Evans’ work with CHAP has continued since the study ended in 2012. He is the principal investigator of the Genetic Epidemiology of Cognitive Decline in an Aging Population Sample study, which is investigating the genetics of late-life cognitive decline using data from two large cohort studies — CHAP and the Indianapolis-Ibadan Dementia Project, a comparative study of African-Americans in Indianapolis and Yoruba in Nigeria.
The study has helped delineate the genetic architecture of Alzheimer’s disease and cognitive decline among African Americans and in comparing these finding to those of European Americans.
Sharing success
When Evans first came to Rush, Bennett recalls, “there was very little research on Alzheimer’s disease happening” there. Thanks to his skill at writing successful grant applications to the National Institutes of Health and his willingness to share what he knew, Rush quickly became a major Alzheimer’s research institution.

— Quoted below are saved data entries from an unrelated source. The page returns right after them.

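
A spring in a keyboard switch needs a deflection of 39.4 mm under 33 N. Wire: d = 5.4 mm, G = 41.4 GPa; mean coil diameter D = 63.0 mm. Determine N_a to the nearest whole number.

Required rate k = F/δ = 33/39.4 = 0.83756 N/mm
N_a = Gd⁴/(8D³k) = (41.4×10³ × 5.4⁴)/(8 × 63.0³ × 0.83756)
    = 3.52027e+07 / 1.67544e+06 = 21.01 → 21 coils

21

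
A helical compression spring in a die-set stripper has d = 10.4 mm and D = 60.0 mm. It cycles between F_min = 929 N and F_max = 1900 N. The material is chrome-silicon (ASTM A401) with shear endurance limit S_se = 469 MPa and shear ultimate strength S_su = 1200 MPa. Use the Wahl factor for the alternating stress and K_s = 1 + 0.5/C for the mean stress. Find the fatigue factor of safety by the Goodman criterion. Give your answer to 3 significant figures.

C = D/d = 60.0/10.4 = 5.7692; K_W = (4C−1)/(4C−4)+0.615/C = 1.2639; K_s = 1+0.5/C = 1.0867
F_a = (F_max−F_min)/2 = 485.5 N; F_m = (F_max+F_min)/2 = 1414.5 N
τ_a = K_W·8F_aD/(πd³) = 1.2639 × 65.945 = 83.345 MPa
τ_m = K_s·8F_mD/(πd³) = 1.0867 × 192.13 = 208.78 MPa
Goodman: 1/n_f = τ_a/S_se + τ_m/S_su = 83.345/469 + 208.78/1200 = 0.17771 + 0.17398 = 0.35169
n_f = 1/0.35169 = 2.843

2.84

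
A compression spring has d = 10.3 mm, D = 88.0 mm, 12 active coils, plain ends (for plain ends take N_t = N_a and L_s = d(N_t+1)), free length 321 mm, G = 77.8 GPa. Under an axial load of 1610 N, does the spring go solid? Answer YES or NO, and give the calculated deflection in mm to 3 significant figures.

k = Gd⁴/(8D³N_a) = (77.8×10³)(10.3⁴)/(8·88.0³·12) = 13.385 N/mm
N_t = 12; L_s = 10.3·13 = 133.9 mm; δ_solid = L₀ − L_s = 321 − 133.9 = 187.1 mm
δ = F/k = 1610/13.385 = 120.29 mm
δ < δ_solid → spring does not go solid

NO, δ = 120 mm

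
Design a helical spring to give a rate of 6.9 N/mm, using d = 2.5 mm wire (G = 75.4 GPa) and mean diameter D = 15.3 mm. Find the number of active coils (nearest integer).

15

N_a = Gd⁴/(8D³k) = (75.4×10³ × 2.5⁴)/(8 × 15.3³ × 6.9)
    = 2.94531e+06 / 197703 = 14.9 → 15 coils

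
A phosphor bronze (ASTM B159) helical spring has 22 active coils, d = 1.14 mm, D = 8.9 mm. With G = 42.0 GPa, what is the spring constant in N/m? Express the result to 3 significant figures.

572 N/m

k = Gd⁴/(8D³N_a) = (42.0×10³ × 1.14⁴) / (8 × 8.9³ × 22)
  = 70936.3 / 124075 = 0.57172 N/mm = 571.72 N/m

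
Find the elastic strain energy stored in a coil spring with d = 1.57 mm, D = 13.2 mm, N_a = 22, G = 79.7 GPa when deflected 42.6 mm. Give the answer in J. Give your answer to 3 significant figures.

1.09 J

k = Gd⁴/(8D³N_a) = (79.7×10³)(1.57⁴)/(8·13.2³·22) = 1.1963 N/mm
U = ½kδ² = 0.5 × 1.1963 × 42.6² = 1085.5 N·mm = 1.0855 J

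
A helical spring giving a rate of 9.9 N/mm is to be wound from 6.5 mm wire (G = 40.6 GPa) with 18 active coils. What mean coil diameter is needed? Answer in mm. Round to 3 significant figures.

37.0 mm

D = (Gd⁴/(8N_a·k))^(1/3) = (40.6×10³·6.5⁴/(8·18·9.9))^(1/3)
  = (50837.2)^(1/3) = 37.0448 mm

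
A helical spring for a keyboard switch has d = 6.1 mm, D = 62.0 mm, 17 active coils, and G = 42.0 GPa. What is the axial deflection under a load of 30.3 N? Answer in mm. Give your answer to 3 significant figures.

k = Gd⁴/(8D³N_a) = (42.0×10³)(6.1⁴)/(8·62.0³·17) = 1.7941 N/mm
δ = F/k = 30.3 / 1.7941 = 16.888 mm

16.9 mm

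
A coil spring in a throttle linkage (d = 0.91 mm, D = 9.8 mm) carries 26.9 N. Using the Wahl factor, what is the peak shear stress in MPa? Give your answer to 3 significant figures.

Spring index C = D/d = 9.8/0.91 = 10.7692
K_W = (4C−1)/(4C−4) + 0.615/C = 42.077/39.077 + 0.0571 = 1.1339
τ₀ = 8FD/(πd³) = 8·26.9·9.8/(π·0.91³) = 2108.96/2.3674 = 890.83 MPa
τ_max = K·τ₀ = 1.1339 × 890.83 = 1010.1 MPa

1010 MPa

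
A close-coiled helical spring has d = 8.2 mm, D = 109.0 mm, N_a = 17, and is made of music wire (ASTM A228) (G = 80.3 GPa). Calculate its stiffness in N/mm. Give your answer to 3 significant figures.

k = Gd⁴/(8D³N_a) = (80.3×10³ × 8.2⁴) / (8 × 109.0³ × 17)
  = 3.63054e+08 / 1.76124e+08 = 2.0614 N/mm

2.06 N/mm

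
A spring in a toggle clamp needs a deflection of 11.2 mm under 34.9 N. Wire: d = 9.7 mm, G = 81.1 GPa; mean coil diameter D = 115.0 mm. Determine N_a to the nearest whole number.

19

Required rate k = F/δ = 34.9/11.2 = 3.1161 N/mm
N_a = Gd⁴/(8D³k) = (81.1×10³ × 9.7⁴)/(8 × 115.0³ × 3.1161)
    = 7.17972e+08 / 3.79132e+07 = 18.94 → 19 coils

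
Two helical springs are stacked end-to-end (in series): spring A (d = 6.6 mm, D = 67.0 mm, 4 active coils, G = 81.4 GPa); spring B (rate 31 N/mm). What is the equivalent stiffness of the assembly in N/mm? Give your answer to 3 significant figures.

k_A = Gd⁴/(8D³N_a) = (81.4×10³)(6.6⁴)/(8·67.0³·4) = 16.048 N/mm
Series: 1/k_eq = 1/16.048 + 1/31 = 0.09457; k_eq = 10.574 N/mm

10.6 N/mm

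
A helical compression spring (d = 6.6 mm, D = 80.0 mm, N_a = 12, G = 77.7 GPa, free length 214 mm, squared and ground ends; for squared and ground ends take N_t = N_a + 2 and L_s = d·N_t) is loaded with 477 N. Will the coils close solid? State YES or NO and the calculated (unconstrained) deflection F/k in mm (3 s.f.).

YES, δ = 159 mm

k = Gd⁴/(8D³N_a) = (77.7×10³)(6.6⁴)/(8·80.0³·12) = 2.9995 N/mm
N_t = 14; L_s = 6.6·14 = 92.4 mm; δ_solid = L₀ − L_s = 214 − 92.4 = 121.6 mm
δ = F/k = 477/2.9995 = 159.02 mm
δ ≥ δ_solid → spring goes solid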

“By 1991, we had a center funded by the National Institute on Aging,” Bennett says. “By 1993, he had CHAP and other grants, and he had a big coattail effect on research across the institution.”
While understanding of Alzheimer’s disease has increased exponentially during Evans’ career, a cure for it still remains elusive. Whatever progress will be made in conquering Alzheimer's disease in the near future will likely come from prevention rather than a cure. Otherwise, if we live long enough, “most of us will develop Alzheimer's disease,” Evans says, since medical science is extending lifespans in developed countries.
"There's more frustration than good news,” Evans acknowledges. “It would help if there were only a few factors that account for a lot of the disease, but Alzheimer’s is turning out to be very complex, and complexity is the enemy.
“We will eventually have success, but it won't be tomorrow," he says. As Evans’ own achievements have shown, a solution to the disease requires being in the fight for the long term.